“Gunpowder Milkshake” review: a flawed but fun action flick


MOVIE “Powdered milk shakes”

OR Streaming on Netflix

WHAT IS IT ABOUT In “Gunpowder Milkshake”, Karen Gillan plays an assassin named Sam who works for a generic movie thugs group called The Firm, represented by Paul Giamatti as the director of human resources and his protector.

A mission to collect money from an accountant takes a turn when Sam learns that his target is using the money to save his kidnapped daughter Emily (Chloe Coleman).

As is always the case in movies like this, dressed villains don’t like deviations from protocol, so when Sam disobeys direct orders in an attempt to bring Emily home, she loses protection. by The Firm.

Combine that with the fact that she killed the son of another generic villain on her previous mission and, well, a whole bunch of people want her dead.

Hope you got it all figured out, but if you haven’t, it doesn’t really matter: this film, now streaming on Netflix, is a styling exercise by Israeli director Navot Papushado. It exists entirely to justify flashy action scenes starring Gillan and her exceptional co-stars – Angela Bassett, Lena Headey, Carla Gugino and Michelle Yeoh.

MY SAY Let’s leave out the most obvious point here: “Gunpowder Milkshake” doesn’t just live somewhere in the “John Wick” universe, it’s practically a next-door neighbor.

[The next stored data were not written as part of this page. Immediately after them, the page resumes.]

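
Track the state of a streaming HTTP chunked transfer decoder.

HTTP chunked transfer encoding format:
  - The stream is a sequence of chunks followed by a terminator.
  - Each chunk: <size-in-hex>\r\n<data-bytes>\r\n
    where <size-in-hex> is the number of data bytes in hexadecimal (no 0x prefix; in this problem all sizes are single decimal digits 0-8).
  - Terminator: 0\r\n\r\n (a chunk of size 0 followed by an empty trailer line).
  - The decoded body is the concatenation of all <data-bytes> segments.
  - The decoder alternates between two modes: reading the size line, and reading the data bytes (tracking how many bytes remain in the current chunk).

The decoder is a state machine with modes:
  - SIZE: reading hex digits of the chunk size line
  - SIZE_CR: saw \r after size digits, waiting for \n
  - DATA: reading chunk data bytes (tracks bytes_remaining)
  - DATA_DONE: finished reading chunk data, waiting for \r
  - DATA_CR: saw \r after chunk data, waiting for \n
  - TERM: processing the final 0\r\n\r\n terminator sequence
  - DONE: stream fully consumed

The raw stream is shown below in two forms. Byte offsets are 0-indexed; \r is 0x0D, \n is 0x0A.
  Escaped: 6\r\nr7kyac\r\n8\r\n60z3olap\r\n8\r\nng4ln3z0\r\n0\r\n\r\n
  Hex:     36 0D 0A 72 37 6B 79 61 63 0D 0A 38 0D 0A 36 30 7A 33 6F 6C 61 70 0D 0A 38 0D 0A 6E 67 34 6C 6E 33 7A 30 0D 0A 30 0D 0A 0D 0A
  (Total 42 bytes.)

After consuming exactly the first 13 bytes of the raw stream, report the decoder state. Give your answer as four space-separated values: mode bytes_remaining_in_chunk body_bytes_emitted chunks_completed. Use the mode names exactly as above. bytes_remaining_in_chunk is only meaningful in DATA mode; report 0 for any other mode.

Byte 0 = '6': mode=SIZE remaining=0 emitted=0 chunks_done=0
Byte 1 = 0x0D: mode=SIZE_CR remaining=0 emitted=0 chunks_done=0
Byte 2 = 0x0A: mode=DATA remaining=6 emitted=0 chunks_done=0
Byte 3 = 'r': mode=DATA remaining=5 emitted=1 chunks_done=0
Byte 4 = '7': mode=DATA remaining=4 emitted=2 chunks_done=0
Byte 5 = 'k': mode=DATA remaining=3 emitted=3 chunks_done=0
Byte 6 = 'y': mode=DATA remaining=2 emitted=4 chunks_done=0
Byte 7 = 'a': mode=DATA remaining=1 emitted=5 chunks_done=0
Byte 8 = 'c': mode=DATA_DONE remaining=0 emitted=6 chunks_done=0
Byte 9 = 0x0D: mode=DATA_CR remaining=0 emitted=6 chunks_done=0
Byte 10 = 0x0A: mode=SIZE remaining=0 emitted=6 chunks_done=1
Byte 11 = '8': mode=SIZE remaining=0 emitted=6 chunks_done=1
Byte 12 = 0x0D: mode=SIZE_CR remaining=0 emitted=6 chunks_done=1

Answer: SIZE_CR 0 6 1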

It takes place in an urban setting made up of places familiar to anyone who has seen Keanu Reeves’ revenge trilogy or, for that matter, read a graphic novel: there’s a neon dinner where the waitress confiscates the guns from her. ‘entrance ; a grand library that is truly an armory, with classic artwork adorning the walls.

Action scenes take place in a bowling alley that looks like it was set up for a disco night and a doctor’s office that looks like it was straight out of a sci-fi setting. Faceless villains gather on leather sofas to mull over while Giamatti places orders over the phone.

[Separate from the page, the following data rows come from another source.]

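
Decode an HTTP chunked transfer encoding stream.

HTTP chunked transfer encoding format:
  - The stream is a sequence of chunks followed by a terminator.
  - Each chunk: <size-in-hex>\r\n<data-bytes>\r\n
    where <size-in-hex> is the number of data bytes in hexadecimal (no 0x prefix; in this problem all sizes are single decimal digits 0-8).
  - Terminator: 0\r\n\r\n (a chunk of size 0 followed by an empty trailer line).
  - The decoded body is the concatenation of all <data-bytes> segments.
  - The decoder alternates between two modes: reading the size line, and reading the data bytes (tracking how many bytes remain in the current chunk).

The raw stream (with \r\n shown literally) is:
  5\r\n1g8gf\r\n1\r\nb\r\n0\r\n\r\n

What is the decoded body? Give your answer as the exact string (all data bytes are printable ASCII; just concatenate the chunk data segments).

Answer: 1g8gfb

Derivation:
Chunk 1: stream[0..1]='5' size=0x5=5, data at stream[3..8]='1g8gf' -> body[0..5], body so far='1g8gf'
Chunk 2: stream[10..11]='1' size=0x1=1, data at stream[13..14]='b' -> body[5..6], body so far='1g8gfb'
Chunk 3: stream[16..17]='0' size=0 (terminator). Final body='1g8gfb' (6 bytes)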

“Gunpowder Milkshake” is filled with jokes and winks; it offers comedic violence and dialogue like “I need guns. Try the self-help section.” The characters all wield flip phones, but this bet never registers as intelligently as the filmmaker seems to believe.

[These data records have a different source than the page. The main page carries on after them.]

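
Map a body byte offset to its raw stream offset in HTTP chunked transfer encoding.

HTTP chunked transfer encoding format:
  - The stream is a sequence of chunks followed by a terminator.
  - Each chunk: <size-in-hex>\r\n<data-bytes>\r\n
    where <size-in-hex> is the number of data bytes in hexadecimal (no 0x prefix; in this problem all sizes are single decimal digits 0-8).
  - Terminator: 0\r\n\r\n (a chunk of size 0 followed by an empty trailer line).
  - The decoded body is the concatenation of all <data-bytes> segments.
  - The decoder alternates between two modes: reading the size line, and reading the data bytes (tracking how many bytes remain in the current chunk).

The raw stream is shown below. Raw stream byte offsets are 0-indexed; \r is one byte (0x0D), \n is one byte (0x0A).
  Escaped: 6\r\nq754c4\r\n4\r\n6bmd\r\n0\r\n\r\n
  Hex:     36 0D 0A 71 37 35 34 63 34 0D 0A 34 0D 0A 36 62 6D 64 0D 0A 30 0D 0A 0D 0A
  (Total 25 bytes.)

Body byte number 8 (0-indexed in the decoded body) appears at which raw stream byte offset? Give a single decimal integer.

Answer: 16

Derivation:
Chunk 1: stream[0..1]='6' size=0x6=6, data at stream[3..9]='q754c4' -> body[0..6], body so far='q754c4'
Chunk 2: stream[11..12]='4' size=0x4=4, data at stream[14..18]='6bmd' -> body[6..10], body so far='q754c46bmd'
Chunk 3: stream[20..21]='0' size=0 (terminator). Final body='q754c46bmd' (10 bytes)
Body byte 8 at stream offset 16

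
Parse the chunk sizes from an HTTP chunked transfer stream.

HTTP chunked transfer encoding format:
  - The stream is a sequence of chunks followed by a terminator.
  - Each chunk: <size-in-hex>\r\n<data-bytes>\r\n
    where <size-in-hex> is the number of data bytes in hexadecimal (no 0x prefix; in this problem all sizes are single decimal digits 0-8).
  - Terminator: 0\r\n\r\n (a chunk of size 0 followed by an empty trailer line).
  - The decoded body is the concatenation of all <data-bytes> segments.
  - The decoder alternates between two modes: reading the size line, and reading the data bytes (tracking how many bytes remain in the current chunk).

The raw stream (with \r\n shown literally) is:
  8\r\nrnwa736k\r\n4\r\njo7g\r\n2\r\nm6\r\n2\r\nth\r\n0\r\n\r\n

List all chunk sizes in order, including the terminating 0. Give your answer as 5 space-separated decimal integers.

Chunk 1: stream[0..1]='8' size=0x8=8, data at stream[3..11]='rnwa736k' -> body[0..8], body so far='rnwa736k'
Chunk 2: stream[13..14]='4' size=0x4=4, data at stream[16..20]='jo7g' -> body[8..12], body so far='rnwa736kjo7g'
Chunk 3: stream[22..23]='2' size=0x2=2, data at stream[25..27]='m6' -> body[12..14], body so far='rnwa736kjo7gm6'
Chunk 4: stream[29..30]='2' size=0x2=2, data at stream[32..34]='th' -> body[14..16], body so far='rnwa736kjo7gm6th'
Chunk 5: stream[36..37]='0' size=0 (terminator). Final body='rnwa736kjo7gm6th' (16 bytes)

Answer: 8 4 2 2 0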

In other words, there isn’t much to differentiate the film from the countless predecessors, with one obvious exception.

It matters a great deal that the heroes are all female, but the movie makes the huge mistake of underutilizing Bassett, Headey, Gugino, and Yeoh.

If you’re going to put together such a collection of stars and give them the opportunity to make their way through action scenes, audiences deserve to see a lot more than here.

That being said, the picture does offer its fair share of quality escape. Any action movie that features a full slow-motion sequence of The Animals cover of Bob Dylan’s “It’s All Over Now Baby Blue” automatically offers plenty of recommendations.

LOWER LINE It’s a flawed movie for a lot of reasons, but it’s also quite a fun moment.